Vu les autres pièces du dossier ;
Vu :
- le code général des impôts et le livre des procédures fiscales ;
- le code de justice administrative ;
Les parties ayant été régulièrement averties du jour de l'audience ;
Après avoir entendu au cours de l'audience publique :
- le rapport de M. Savouré, premier conseiller,
- les conclusions de Mme Bourion, rapporteur public ;
Considérant ce qui suit :
1. M. A... est cogérant de la SARL Power sécurité privée, société holding détenant des participations dans des sociétés de sécurité, surveillance et gardiennage, dont il est également associé à 50 %. Cette société a fait l'objet d'une vérification de comptabilité portant sur les exercices clos en 2008, 2009 et 2010, à l'issue de laquelle l'administration a refusé d'admettre en déduction la fraction des rémunérations de M. A... qu'elle a regardée comme excessive. Cette fraction de ses rémunérations a été imposée entre ses mains sur le fondement de l'article 111 c) du code général des impôts au titre des années 2008, 2009 et 2010, ces impositions étant assorties de pénalités pour manquement délibéré. Le tribunal administratif de Lyon a estimé que cette base légale ne permettait pas de procéder à ce chef de rectification et a ainsi prononcé la décharge des impositions correspondantes. Le ministre de l'économie et des finances interjette appel de ce jugement.

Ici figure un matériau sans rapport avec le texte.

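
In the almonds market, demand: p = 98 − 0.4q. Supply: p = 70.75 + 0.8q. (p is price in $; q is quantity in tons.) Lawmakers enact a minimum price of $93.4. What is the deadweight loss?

Competitive equilibrium: 98 − 0.4q = 70.75 + 0.8q → q* = 22.7083, p* = 88.9167.
At the floor p = 93.4, quantity demanded = (98 − 93.4)/0.4 = 11.5.
Sellers' marginal cost at q' = 11.5: 70.75 + 0.8·11.5 = 79.95.
Δq = 22.7083 − 11.5 = 11.2083; wedge = 93.4 − 79.95 = 13.45.
DWL = ½ × 11.2083 × 13.45 = $75.38.

$75.38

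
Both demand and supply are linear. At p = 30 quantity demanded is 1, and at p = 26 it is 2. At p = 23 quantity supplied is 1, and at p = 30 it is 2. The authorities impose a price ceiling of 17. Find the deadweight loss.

Demand slope = (26 − 30)/(2 − 1) = −4, so p = 34 − 4q.
Supply slope = (30 − 23)/(2 − 1) = 7, so p = 16 + 7q.
Competitive equilibrium: 34 − 4q = 16 + 7q → q* = 1.6364, p* = 27.4545.
At the ceiling p = 17, quantity supplied = (17 − 16)/7 = 0.1429.
Willingness to pay at q' = 0.1429: 34 − 4·0.1429 = 33.4284.
Δq = 1.6364 − 0.1429 = 1.4935; wedge = 33.4284 − 17 = 16.4284.
Deadweight loss = ½ × 1.4935 × 16.4284 = 12.27.

12.27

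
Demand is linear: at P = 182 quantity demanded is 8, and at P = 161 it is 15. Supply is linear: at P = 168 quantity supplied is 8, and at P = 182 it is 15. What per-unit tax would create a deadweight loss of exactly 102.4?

Demand slope = (161 − 182)/(15 − 8) = −3, so P = 206 − 3Q.
Supply slope = (182 − 168)/(15 − 8) = 2, so P = 152 + 2Q.
Competitive equilibrium: 206 − 3Q = 152 + 2Q → Q* = 10.8, P* = 173.6.
A tax t gives ΔQ = t/5 and wedge t, so DWL = t²/10.
t²/10 = 102.4 → t² = 1024 → t = 32.

32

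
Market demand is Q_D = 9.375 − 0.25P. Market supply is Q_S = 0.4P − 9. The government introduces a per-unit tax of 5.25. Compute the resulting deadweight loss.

2.12

In inverse form: demand P = 37.5 − 4Q, supply P = 22.5 + 2.5Q.
Competitive equilibrium: 37.5 − 4Q = 22.5 + 2.5Q → Q* = 2.3077, P* = 28.2692.
With the tax, the buyer price exceeds the seller price by 5.25: (37.5 − 4Q) − (22.5 + 2.5Q) = 5.25 → Q' = 1.5.
ΔQ = 2.3077 − 1.5 = 0.8077; the wedge equals the tax, 5.25.
Deadweight loss = ½ × 0.8077 × 5.25 = 2.12.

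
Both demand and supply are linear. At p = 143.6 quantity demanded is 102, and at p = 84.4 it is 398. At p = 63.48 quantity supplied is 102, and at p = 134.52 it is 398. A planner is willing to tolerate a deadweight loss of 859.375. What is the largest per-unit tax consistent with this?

Demand slope = (84.4 − 143.6)/(398 − 102) = −0.2, so p = 164 − 0.2q.
Supply slope = (134.52 − 63.48)/(398 − 102) = 0.24, so p = 39 + 0.24q.
Competitive equilibrium: 164 − 0.2q = 39 + 0.24q → q* = 284.0909, p* = 107.1818.
A tax t gives Δq = t/0.44 and wedge t, so DWL = t²/0.88.
t²/0.88 = 859.375 → t² = 756.25 → t = 27.5.

27.5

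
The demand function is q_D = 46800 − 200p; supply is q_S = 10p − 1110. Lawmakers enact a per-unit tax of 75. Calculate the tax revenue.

In inverse form: demand p = 234 − 0.005q, supply p = 111 + 0.1q.
Competitive equilibrium: 234 − 0.005q = 111 + 0.1q → q* = 1171.42857, p* = 228.14286.
With the tax, the buyer price exceeds the seller price by 75: (234 − 0.005q) − (111 + 0.1q) = 75 → q' = 457.14286.
Tax revenue = 75 × 457.14286 = 34285.71.

34285.71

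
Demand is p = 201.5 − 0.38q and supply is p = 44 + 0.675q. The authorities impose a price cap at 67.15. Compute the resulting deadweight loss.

Competitive equilibrium: 201.5 − 0.38q = 44 + 0.675q → q* = 149.2891, p* = 144.7701.
At the ceiling p = 67.15, quantity supplied = (67.15 − 44)/0.675 = 34.2963.
Willingness to pay at q' = 34.2963: 201.5 − 0.38·34.2963 = 188.4674.
Δq = 149.2891 − 34.2963 = 114.9928; wedge = 188.4674 − 67.15 = 121.3174.
Deadweight loss = ½ × 114.9928 × 121.3174 = 6975.31.

6975.31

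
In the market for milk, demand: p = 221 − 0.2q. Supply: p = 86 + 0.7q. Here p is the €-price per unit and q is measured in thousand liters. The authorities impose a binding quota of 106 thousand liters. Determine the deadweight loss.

Competitive equilibrium: 221 − 0.2q = 86 + 0.7q → q* = 150, p* = 191.
At q = 106: demand price = 221 − 0.2·106 = 199.8; supply price = 86 + 0.7·106 = 160.2.
Δq = 150 − 106 = 44; wedge = 199.8 − 160.2 = 39.6.
The triangle = ½ × 44 × 39.6 = €871.20 thousand.

€871.20 thousand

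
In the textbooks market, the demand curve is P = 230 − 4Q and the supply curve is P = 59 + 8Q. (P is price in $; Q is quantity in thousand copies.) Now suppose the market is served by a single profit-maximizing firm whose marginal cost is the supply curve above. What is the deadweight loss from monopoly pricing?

Competitive equilibrium: 230 − 4Q = 59 + 8Q → Q* = 14.25, P* = 173.
Marginal revenue: MR = 230 − 8Q. Set MR = MC: 230 − 8Q = 59 + 8Q → Q_m = 10.6875.
Price P_m = 230 − 4·10.6875 = 187.25; MC(Q_m) = 59 + 8·10.6875 = 144.5.
Competitive Q* = 14.25, so ΔQ = 3.5625; wedge = 187.25 − 144.5 = 42.75.
DWL = ½ × 3.5625 × 42.75 = $76.15 thousand.

$76.15 thousand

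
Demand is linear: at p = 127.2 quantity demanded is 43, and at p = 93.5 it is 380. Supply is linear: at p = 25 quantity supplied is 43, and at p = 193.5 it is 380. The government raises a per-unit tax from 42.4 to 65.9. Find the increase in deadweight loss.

2120.875

Demand slope = (93.5 − 127.2)/(380 − 43) = −0.1, so p = 131.5 − 0.1q.
Supply slope = (193.5 − 25)/(380 − 43) = 0.5, so p = 3.5 + 0.5q.
Competitive equilibrium: 131.5 − 0.1q = 3.5 + 0.5q → q* = 213.3333, p* = 110.1667.
For a per-unit tax t: Δq = t/0.6, so DWL = ½·t·(t/0.6) = t²/1.2.
At t = 42.4: DWL = 1498.133. At t = 65.9: DWL = 3619.008.
Increase = 3619.008 − 1498.133 = 2120.875.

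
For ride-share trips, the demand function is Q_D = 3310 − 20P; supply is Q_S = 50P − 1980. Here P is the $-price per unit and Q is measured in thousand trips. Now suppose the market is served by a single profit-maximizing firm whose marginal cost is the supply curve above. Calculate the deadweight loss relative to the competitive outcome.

$19656.26 thousand

In inverse form: demand P = 165.5 − 0.05Q, supply P = 39.6 + 0.02Q.
Competitive equilibrium: 165.5 − 0.05Q = 39.6 + 0.02Q → Q* = 1798.57143, P* = 75.57143.
Marginal revenue: MR = 165.5 − 0.1Q. Set MR = MC: 165.5 − 0.1Q = 39.6 + 0.02Q → Q_m = 1049.16667.
Price P_m = 165.5 − 0.05·1049.16667 = 113.04167; MC(Q_m) = 39.6 + 0.02·1049.16667 = 60.58333.
Competitive Q* = 1798.57143, so ΔQ = 749.40476; wedge = 113.04167 − 60.58333 = 52.45834.
DWL = ½ × 749.40476 × 52.45834 = $19656.26 thousand.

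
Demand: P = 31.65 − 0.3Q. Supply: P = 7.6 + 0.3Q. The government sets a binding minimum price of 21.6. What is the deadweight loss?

Competitive equilibrium: 31.65 − 0.3Q = 7.6 + 0.3Q → Q* = 40.0833, P* = 19.625.
At the floor P = 21.6, quantity demanded = (31.65 − 21.6)/0.3 = 33.5.
Sellers' marginal cost at Q' = 33.5: 7.6 + 0.3·33.5 = 17.65.
ΔQ = 40.0833 − 33.5 = 6.5833; wedge = 21.6 − 17.65 = 3.95.
The triangle = ½ × 6.5833 × 3.95 = 13.

13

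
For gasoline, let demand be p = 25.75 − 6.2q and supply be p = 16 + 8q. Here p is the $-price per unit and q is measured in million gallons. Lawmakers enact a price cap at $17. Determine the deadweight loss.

$2.24 million

Competitive equilibrium: 25.75 − 6.2q = 16 + 8q → q* = 0.6866, p* = 21.493.
At the ceiling p = 17, quantity supplied = (17 − 16)/8 = 0.125.
Willingness to pay at q' = 0.125: 25.75 − 6.2·0.125 = 24.975.
Δq = 0.6866 − 0.125 = 0.5616; wedge = 24.975 − 17 = 7.975.
DWL = ½ × 0.5616 × 7.975 = $2.24 million.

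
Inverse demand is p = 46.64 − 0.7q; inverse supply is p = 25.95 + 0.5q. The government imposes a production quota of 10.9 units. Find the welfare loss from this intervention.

24.13

Competitive equilibrium: 46.64 − 0.7q = 25.95 + 0.5q → q* = 17.2417, p* = 34.5708.
At q = 10.9: demand price = 46.64 − 0.7·10.9 = 39.01; supply price = 25.95 + 0.5·10.9 = 31.4.
Δq = 17.2417 − 10.9 = 6.3417; wedge = 39.01 − 31.4 = 7.61.
The triangle = ½ × 6.3417 × 7.61 = 24.13.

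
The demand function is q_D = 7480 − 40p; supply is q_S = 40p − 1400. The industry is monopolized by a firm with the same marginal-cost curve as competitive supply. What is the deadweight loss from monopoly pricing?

In inverse form: demand p = 187 − 0.025q, supply p = 35 + 0.025q.
Competitive equilibrium: 187 − 0.025q = 35 + 0.025q → q* = 3040, p* = 111.
Marginal revenue: MR = 187 − 0.05q. Set MR = MC: 187 − 0.05q = 35 + 0.025q → q_m = 2026.66667.
Price p_m = 187 − 0.025·2026.66667 = 136.33333; MC(q_m) = 35 + 0.025·2026.66667 = 85.66667.
Competitive q* = 3040, so Δq = 1013.33333; wedge = 136.33333 − 85.66667 = 50.66666.
Welfare loss = ½ × 1013.33333 × 50.66666 = 25671.11.

25671.11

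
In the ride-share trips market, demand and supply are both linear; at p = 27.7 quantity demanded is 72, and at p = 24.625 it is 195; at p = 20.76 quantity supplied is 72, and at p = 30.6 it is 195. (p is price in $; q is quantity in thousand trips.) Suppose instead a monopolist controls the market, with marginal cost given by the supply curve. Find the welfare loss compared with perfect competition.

$37.03 thousand

Demand slope = (24.625 − 27.7)/(195 − 72) = −0.025, so p = 29.5 − 0.025q.
Supply slope = (30.6 − 20.76)/(195 − 72) = 0.08, so p = 15 + 0.08q.
Competitive equilibrium: 29.5 − 0.025q = 15 + 0.08q → q* = 138.0952, p* = 26.0476.
Marginal revenue: MR = 29.5 − 0.05q. Set MR = MC: 29.5 − 0.05q = 15 + 0.08q → q_m = 111.5385.
Price p_m = 29.5 − 0.025·111.5385 = 26.7115; MC(q_m) = 15 + 0.08·111.5385 = 23.9231.
Competitive q* = 138.0952, so Δq = 26.5567; wedge = 26.7115 − 23.9231 = 2.7884.
The triangle = ½ × 26.5567 × 2.7884 = $37.03 thousand.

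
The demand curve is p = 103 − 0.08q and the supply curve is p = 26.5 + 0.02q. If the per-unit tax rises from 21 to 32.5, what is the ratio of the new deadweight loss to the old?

2.395

Competitive equilibrium: 103 − 0.08q = 26.5 + 0.02q → q* = 765, p* = 41.8.
For a per-unit tax t: Δq = t/0.1, so DWL = ½·t·(t/0.1) = t²/0.2.
At t = 21: DWL = 2205. At t = 32.5: DWL = 5281.25.
Ratio = (32.5/21)² = 2.395.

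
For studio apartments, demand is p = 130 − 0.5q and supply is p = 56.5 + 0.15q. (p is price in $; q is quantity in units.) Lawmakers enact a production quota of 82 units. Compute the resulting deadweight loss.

Competitive equilibrium: 130 − 0.5q = 56.5 + 0.15q → q* = 113.0769, p* = 73.4615.
At q = 82: demand price = 130 − 0.5·82 = 89; supply price = 56.5 + 0.15·82 = 68.8.
Δq = 113.0769 − 82 = 31.0769; wedge = 89 − 68.8 = 20.2.
The triangle = ½ × 31.0769 × 20.2 = $313.88.

$313.88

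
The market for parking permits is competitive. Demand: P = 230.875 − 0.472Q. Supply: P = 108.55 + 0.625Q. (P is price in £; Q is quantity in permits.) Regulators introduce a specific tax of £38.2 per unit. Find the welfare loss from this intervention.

Competitive equilibrium: 230.875 − 0.472Q = 108.55 + 0.625Q → Q* = 111.50866, P* = 178.24291.
With the tax, the buyer price exceeds the seller price by 38.2: (230.875 − 0.472Q) − (108.55 + 0.625Q) = 38.2 → Q' = 76.68642.
ΔQ = 111.50866 − 76.68642 = 34.82224; the wedge equals the tax, 38.2.
The triangle = ½ × 34.82224 × 38.2 = £665.10.

£665.10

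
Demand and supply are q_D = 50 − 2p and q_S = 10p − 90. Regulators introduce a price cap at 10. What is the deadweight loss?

In inverse form: demand p = 25 − 0.5q, supply p = 9 + 0.1q.
Competitive equilibrium: 25 − 0.5q = 9 + 0.1q → q* = 26.6667, p* = 11.6667.
At the ceiling p = 10, quantity supplied = (10 − 9)/0.1 = 10.
Willingness to pay at q' = 10: 25 − 0.5·10 = 20.
Δq = 26.6667 − 10 = 16.6667; wedge = 20 − 10 = 10.
DWL = ½ × 16.6667 × 10 = 83.33.

83.33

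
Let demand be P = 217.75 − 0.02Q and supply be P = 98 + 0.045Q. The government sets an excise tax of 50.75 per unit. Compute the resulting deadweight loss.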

2. Aux termes de l'article 39 du code général des impôts : " 1. Le bénéfice net est établi sous déduction de toutes charges, celles-ci comprenant (...) notamment : / 1° Les frais généraux de toute nature, les dépenses de personnel et de main-d'oeuvre, le loyer des immeubles dont l'entreprise est locataire. / Toutefois les rémunérations ne sont admises en déduction des résultats que dans la mesure où elles correspondent à un travail effectif et ne sont pas excessives eu égard à l'importance du service rendu. Cette disposition s'applique à toutes les rémunérations directes ou indirectes, y compris les indemnités, allocations, avantages en nature et remboursements de frais. (...) ".
3. Aux termes de l'article 111 du même code : " Sont notamment considérés comme des revenus distribués : (...) / c. Les rémunérations et avantages occultes ; / d. La fraction des rémunérations qui n'est pas déductible en vertu du 1° du 1 de l'article 39 (...) ".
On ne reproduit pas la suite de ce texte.